Catholics and Torture, cont...
Andrew Sullivan comes to some of the same conclusions that I did regarding the Catholic hierarchy's seeming reluctance to take on Thiessen's perversion of the Magisterium:
But I think the hierarchy's refusal to tackle this head-on has been a great and saddening failure. I noted when the Pope met with Bush that he made no statement whatever about the question of torture, and I am sorry to say I believe the silence of the hierarchy is a political silence, designed to promote one political party - not to defend a core teaching. If they can speak out in defense of illegal immigrants, and on the death penalty, they can surely speak out with blinding clarity on what the Bush-Cheney administration did to abuse, torture and rob imprisoned human beings of the last shred of human dignity they had - without even subjecting them to minimal standards of due process. They did this - and this is simply an incontrovertible fact - to the innocent as well as the guilty, and they made no serious attempt to distinguish between the two.
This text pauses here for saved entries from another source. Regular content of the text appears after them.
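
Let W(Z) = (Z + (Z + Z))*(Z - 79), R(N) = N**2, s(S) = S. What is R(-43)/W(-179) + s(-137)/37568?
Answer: 587005/60522048 ≈ 0.0096990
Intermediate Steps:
W(Z) = 3*Z*(-79 + Z) (W(Z) = (Z + 2*Z)*(-79 + Z) = (3*Z)*(-79 + Z) = 3*Z*(-79 + Z))
R(-43)/W(-179) + s(-137)/37568 = (-43)**2/((3*(-179)*(-79 - 179))) - 137/37568 = 1849/((3*(-179)*(-258))) - 137*1/37568 = 1849/138546 - 137/37568 = 1849*(1/138546) - 137/37568 = 43/3222 - 137/37568 = 587005/60522048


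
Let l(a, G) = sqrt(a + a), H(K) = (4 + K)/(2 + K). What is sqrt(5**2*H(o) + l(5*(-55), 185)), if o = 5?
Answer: sqrt(1575 + 245*I*sqrt(22))/7 ≈ 5.9972 + 1.9553*I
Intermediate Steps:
H(K) = (4 + K)/(2 + K)
l(a, G) = sqrt(2)*sqrt(a) (l(a, G) = sqrt(2*a) = sqrt(2)*sqrt(a))
sqrt(5**2*H(o) + l(5*(-55), 185)) = sqrt(5**2*((4 + 5)/(2 + 5)) + sqrt(2)*sqrt(5*(-55))) = sqrt(25*(9/7) + sqrt(2)*sqrt(-275)) = sqrt(25*((1/7)*9) + sqrt(2)*(5*I*sqrt(11))) = sqrt(25*(9/7) + 5*I*sqrt(22)) = sqrt(225/7 + 5*I*sqrt(22))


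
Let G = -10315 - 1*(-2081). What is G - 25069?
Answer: -33303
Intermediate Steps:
G = -8234 (G = -10315 + 2081 = -8234)
G - 25069 = -8234 - 25069 = -33303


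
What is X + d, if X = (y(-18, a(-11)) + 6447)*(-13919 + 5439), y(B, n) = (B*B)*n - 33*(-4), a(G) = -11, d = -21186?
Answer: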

I think the Bishops and Cardinals in the US need to speak out directly and loudly and insistently on this and demand a Truth Commission to get to the bottom of it. I think we need a homily sent to every parish. I think we need in every state the kind of stand that the hierarchy has taken on a much more minor issue, like civil marriage rights for gay couples. And I believe it is a scandal - an absolute scandal - that the hierarchy has been so absent at a time when bearing witness to this intrinsic evil, conducted directly by the government itself, is so necessary for the future of our civilization and the integrity of this country.